"Tüm izleyenleri, bu iki kusurlu insan arasındaki bağlantıya yoğunlaştırıyor."
"İda" filmiyle Yabancı Dilde En İyi Film Oscar'ını kazanmasının ardından beş yıl geçti. Yönetmen Pawel Pawlikowski, Soğuk Savaş filmi ile İkinci Dünya Savaşı'nın ardından Avrupa'nın huzursuz ve bunalım dolu topraklarına geri döndü. Bu yılki Cannes Film Festivali'nde Dünya prömiyerini gerçekleştiren Soğuk Savaş, İda ile bazı güçlü yönleri paylaşıyor ama bu film, İda'nın aksine ruhun değil bedenin bir anlatımını sunuyor.
Yönetmenin bir önceki filmi, rahibe olma yolunda ilerleyen genç bir kadının, İkinci Dünya Savaşı'nın ardından bilmediği geçmişinin etrafta belirmesiyle değişime uğradığı kırsal bir alanda geçer. İda anlatım olarak sade bir filmdir; savaş sonrası beliren suçluluk ve trajedinin derinliklerine dalmamızı sağlayan bir film.
"İda'da inançları için savaşan karakterler gördük."

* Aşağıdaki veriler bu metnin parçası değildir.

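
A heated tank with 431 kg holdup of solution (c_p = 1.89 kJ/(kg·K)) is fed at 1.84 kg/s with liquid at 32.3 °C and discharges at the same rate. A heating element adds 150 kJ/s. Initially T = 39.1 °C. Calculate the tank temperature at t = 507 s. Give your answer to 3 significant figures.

71.3 °C

M c_p dT/dt = ṁ c_p (T_in − T) + Q̇.
Rearrange: dT/dt = (T_ss − T)/τ with τ = M/ṁ = 234.24 s and T_ss = T_in + Q̇/(ṁ c_p) = 75.433 °C.
T approaches T_ss exponentially: T(t) = T_ss + (T₀ − T_ss) e^(−t/τ).
T(507) = 75.433 + (-36.333)·e^(−507/234.24) = 75.433 + (-36.333)·0.11481 = 71.262 °C.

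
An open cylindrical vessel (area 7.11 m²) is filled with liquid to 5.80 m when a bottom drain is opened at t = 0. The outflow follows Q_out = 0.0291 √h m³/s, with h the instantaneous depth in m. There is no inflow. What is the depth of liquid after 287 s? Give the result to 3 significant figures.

A dh/dt = −Q_out = −0.0291 √h.
This is separable: 2 d(√h)/dt = −0.0291/A, so √h = √h₀ − (0.0291/(2A)) t.
√h = √5.80 − 0.0291·287/(2·7.11) = 2.4083 − 0.58732 = 1.8210.
h = 1.8210² = 3.3160 m.

3.32 m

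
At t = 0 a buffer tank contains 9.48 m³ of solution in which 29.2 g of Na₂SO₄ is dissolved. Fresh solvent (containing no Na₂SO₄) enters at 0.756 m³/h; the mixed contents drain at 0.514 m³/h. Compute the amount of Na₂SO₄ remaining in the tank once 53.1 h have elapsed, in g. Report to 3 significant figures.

4.73 g

Total volume: dV/dt = Q_in − Q_out = 0.24200 m³/h, so V(t) = 9.48 + 0.24200 t and V(53.1) = 22.330 m³.
Species balance (pure solvent in): dm/dt = −Q_out · m/V(t).
Separate: dm/m = −Q_out dt/V(t) ⇒ ln(m/m₀) = −(Q_out/(Q_in−Q_out)) ln(V/V₀).
m = m₀ (V₀/V)^(Q_out/(Q_in−Q_out)) = 29.2 × (9.48/22.330)^(2.1240) = 4.7325 g.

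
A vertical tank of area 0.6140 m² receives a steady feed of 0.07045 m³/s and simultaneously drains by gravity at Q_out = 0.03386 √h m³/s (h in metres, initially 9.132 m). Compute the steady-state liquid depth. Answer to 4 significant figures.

4.329 m

Level balance: A dh/dt = 0.07045 − 0.03386 √h. Setting dh/dt = 0:
Q_in = 0.03386 √h_ss ⇒ √h_ss = 0.07045/0.03386 = 2.08063.
h_ss = 2.08063² = 4.32900 m. (Since h₀ = 9.132 m > h_ss, the level will fall toward this value.)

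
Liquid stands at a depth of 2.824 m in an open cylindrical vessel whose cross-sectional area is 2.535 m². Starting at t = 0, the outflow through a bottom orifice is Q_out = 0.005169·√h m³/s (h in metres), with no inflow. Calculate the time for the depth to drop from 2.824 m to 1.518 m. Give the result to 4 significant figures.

With no inflow, A dh/dt = −0.005169 √h.
This is separable: 2 d(√h)/dt = −0.005169/A, so √h = √h₀ − (0.005169/(2A)) t.
t = 2A(√h₀ − √h)/0.005169 = 2·2.535·(√2.824 − √1.518)/0.005169
  = 5.07000 × (1.68048 − 1.23207) / 0.005169 = 439.817 s.

439.8 s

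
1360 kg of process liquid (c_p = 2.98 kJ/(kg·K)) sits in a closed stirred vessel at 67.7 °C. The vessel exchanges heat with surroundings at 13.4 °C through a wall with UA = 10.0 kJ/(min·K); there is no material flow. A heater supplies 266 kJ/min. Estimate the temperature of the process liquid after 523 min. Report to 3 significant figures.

Lumped-capacitance energy balance: M c_p dT/dt = UA(T_amb − T) + Q̇.
dT/dt = (T_ss − T)/τ with T_ss = T_amb + Q̇/UA = 13.4 + 266/10.0 = 40.000 °C, τ = M c_p/UA = 1360·2.98/10.0 = 405.28 min.
This is linear first-order; T(t) = T_ss + (T₀ − T_ss) e^(−t/τ).
T(523) = 40.000 + (27.700)·0.27514 = 47.621 °C.

47.6 °C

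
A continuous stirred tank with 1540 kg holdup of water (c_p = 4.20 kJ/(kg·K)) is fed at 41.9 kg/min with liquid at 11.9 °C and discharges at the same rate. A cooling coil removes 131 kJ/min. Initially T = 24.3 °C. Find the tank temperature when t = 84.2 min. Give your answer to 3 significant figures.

12.5 °C

M c_p dT/dt = ṁ c_p (T_in − T) − Q̇.
τ = M/ṁ = 36.754 min; T_ss = T_in − Q̇/(ṁ c_p) = 11.9 − 131/(41.9·4.20) = 11.156 °C.
Solution: T(t) = T_ss + (T₀ − T_ss) e^(−t/τ).
T(84.2) = 11.156 + (13.144)·e^(−84.2/36.754) = 11.156 + (13.144)·0.10118 = 12.485 °C.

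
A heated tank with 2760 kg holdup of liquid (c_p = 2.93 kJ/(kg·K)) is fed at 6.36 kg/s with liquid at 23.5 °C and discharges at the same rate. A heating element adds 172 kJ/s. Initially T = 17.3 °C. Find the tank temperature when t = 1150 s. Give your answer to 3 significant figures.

31.6 °C

Energy balance: M c_p dT/dt = ṁ c_p (T_in − T) + 172.
Rearrange: dT/dt = (T_ss − T)/τ with τ = M/ṁ = 433.96 s and T_ss = T_in + Q̇/(ṁ c_p) = 32.730 °C.
This is linear first-order; T(t) = T_ss + (T₀ − T_ss) e^(−t/τ).
T(1150) = 32.730 + (-15.430)·e^(−1150/433.96) = 32.730 + (-15.430)·0.070651 = 31.640 °C.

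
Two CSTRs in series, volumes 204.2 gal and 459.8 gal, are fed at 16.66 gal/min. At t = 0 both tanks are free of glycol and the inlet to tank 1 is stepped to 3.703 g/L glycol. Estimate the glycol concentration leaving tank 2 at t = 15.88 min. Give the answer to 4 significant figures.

0.7659 g/L

Species balance on tank i: dCᵢ/dt = (Cᵢ₋₁ − Cᵢ)/τᵢ with τᵢ = Vᵢ/Q.
τ₁ = 204.2/16.66 = 12.2569 min; τ₂ = 459.8/16.66 = 27.5990 min.
Solving the cascade with C₁(0)=C₂(0)=0 gives C₂(t) = C_in[1 − (τ₁ e^(−t/τ₁) − τ₂ e^(−t/τ₂))/(τ₁ − τ₂)].
At t = 15.88: e^(−t/τ₁) = 0.273735, e^(−t/τ₂) = 0.562490.
C₂ = 3.703·[1 − (12.2569·0.273735 − 27.5990·0.562490)/(-15.3421)] = 3.703·0.206822 = 0.765863 g/L.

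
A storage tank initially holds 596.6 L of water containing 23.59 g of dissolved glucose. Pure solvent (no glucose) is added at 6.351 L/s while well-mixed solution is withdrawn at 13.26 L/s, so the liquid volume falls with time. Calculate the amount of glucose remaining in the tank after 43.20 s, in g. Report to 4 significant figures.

Let m(t) be the amount of glucose. Volume: V(t) = V₀ + (Q_in − Q_out) t = 596.6 − 6.90900 t; V(43.20) = 298.131 L.
No glucose enters, so dm/dt = −Q_out · (m/V).
dm/m = −Q_out dt/(V₀ − 6.90900 t); integrating gives ln(m/m₀) = −(Q_out/(Q_in−Q_out)) ln(V/V₀).
m = m₀ (V₀/V)^(Q_out/(Q_in−Q_out)) = 23.59 × (596.6/298.131)^(-1.91924) = 6.23029 g.

6.230 g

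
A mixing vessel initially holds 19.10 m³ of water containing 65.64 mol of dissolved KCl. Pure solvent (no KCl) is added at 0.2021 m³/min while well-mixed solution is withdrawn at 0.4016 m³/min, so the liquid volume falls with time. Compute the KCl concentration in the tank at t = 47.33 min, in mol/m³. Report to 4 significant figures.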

Soğuk Savaş'ta karakterler, savaşın oluşturduğu manzarayla bir bütün halinde hareket etmektedir. Parçalara ayrılmış bir Avrupa'da birbirlerinden ayrılmış insanlar... Zula ve Viktor adındaki iki kişi, hikayenin tüm anlatımını üzerlerine alıyor. Birisi genç bir müzik öğrencisi, bir diğeri başarılı bir müzik öğretmenidir. Her ikisinin de farklı şehirlere ayrılmak zorunda kalması sonucu, aralarında oluşan bağı bir arada tutmak için verdikleri savaşa tanık oluyoruz. Bilindik bir Savaş ve Aşk hikayesine, bilinmedik birkaç estetik dokunuş.
Hikayenin geneli, bu farklı karakterlere sahip kadın ve erkek arasındaki tutkulu ama imkansız aşkın öyküsünü anlatıyor. Zula ve Viktor, birbirinden tamamen farklı karakterlere sahip olan iki aşıktır. Her ne kadar anlaşamayacak tipler olsalar da kader, yollarını ayrılmayacak şekilde birbirine bağlar. Soğuk Savaş sırasında Polonya'dan Berlin'e, Yugoslavya'dan Paris'in gece kulüplerine uzanan film, siyasi görüş, karakter ve kaderin cilvesiyle savrulan iki tutkulu aşığı ele alıyor.
Film, formun ve içeriğin mükemmel bir birleşimi olabilir. Hikaye ve karakterler bazı yönlerden tanıdık geliyor olsalar da yönetmenin üzerine koyduğu yenilikçi dokunuşlar, belirleyici ve özeldir.